Dans un arrêt rendu plus tôt, le 12 décembre 2025, la cour a également reconnu pour certain·e·s un « préjudice juvénile », soit ce que maître Cécile Bigre, qui l’avait plaidée, décrit comme « la perte d’innocence de l’enfance et de l’adolescence remarquée chez plusieurs victimes ». « La cour a accepté de le mettre de la mission d’expertise, a fait preuve d’innovation et s’est adaptée au débat », loue l’avocate.
En mai 2025, le tribunal de Paris reconnaissait un préjudice lié à la victimisation secondaire dans une toute autre affaire. En plus du jugement principal condamnant l’acteur Gérard Depardieu pour des agressions sexuelles sur deux femmes, celui-ci a également été sommé de verser 1000 euros aux deux victimes, qui ont été, aux yeux du tribunal, « exposées à une dureté excessive des débats à leur encontre » due à la défense particulièrement agressive de l’avocat de l’accusé.

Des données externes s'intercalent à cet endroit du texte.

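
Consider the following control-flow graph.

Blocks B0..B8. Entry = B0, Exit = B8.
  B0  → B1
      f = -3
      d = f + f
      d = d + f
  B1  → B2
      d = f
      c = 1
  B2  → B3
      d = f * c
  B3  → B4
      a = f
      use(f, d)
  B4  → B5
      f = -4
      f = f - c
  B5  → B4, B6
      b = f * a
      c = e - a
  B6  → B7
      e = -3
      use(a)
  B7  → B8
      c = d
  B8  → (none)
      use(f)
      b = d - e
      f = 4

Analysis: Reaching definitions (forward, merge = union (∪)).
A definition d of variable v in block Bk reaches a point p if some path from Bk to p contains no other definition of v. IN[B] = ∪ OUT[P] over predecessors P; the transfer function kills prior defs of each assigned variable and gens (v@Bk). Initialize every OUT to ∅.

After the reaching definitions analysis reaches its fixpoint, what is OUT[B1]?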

Même si le contexte est tout autre avec l’affaire Le Scouarnec, est-on en train de franchir une nouvelle étape dans le traitement des victimes en France ? « C’est assez novateur. La problématique de victimisation secondaire est en train d’éclore actuellement en jurisprudence et en doctrine, et dans la conscience tout simplement. On se demande désormais comment les victimes sont traitées par l’institution judiciaire », se félicite Louise Aubret-Lebas.
Pour Anna Glazewski, cette décision « pose la question de la typologie des infractions et des préjudices qu’elles font naître, et signifie qu’il y aurait une prise en charge spécifique du fait de leur nature ». « Est-ce qu’on juge de l’indemnisation des préjudices nés d’infractions à caractère sériel de la même manière qu’on indemnise les préjudices nés d’un vol à main armé ? », questionne-t-elle ainsi.
Si elle met en avant le caractère inédit de cette décision de justice, y compris par rapport au Canada, pourtant d’habitude précurseur en la matière, la maîtresse de conférences en droit public insiste toutefois sur la grande particularité de l’affaire Le Scouarnec. Ce préjudice de victimisation secondaire pourra-t-il désormais s’étendre à d’autres affaires, y compris de nature différente ?
« Dans l’immédiat, je n’en suis pas certaine, car on a déjà eu des procès de grande ampleur comme ceux du sang contaminé, ou des attentats du 13 novembre… Et ce préjudice-là n’a pas été reconnu de manière identique à ce qu’on observe ici dans le contexte de pédocriminalité sexuelle », observe-t-elle. Avant d’interroger : « Est-ce qu’il est souhaitable de l’étendre ? S’assurer de sa pérennisation dans des affaires similaires représenterait déjà une avancée significative ».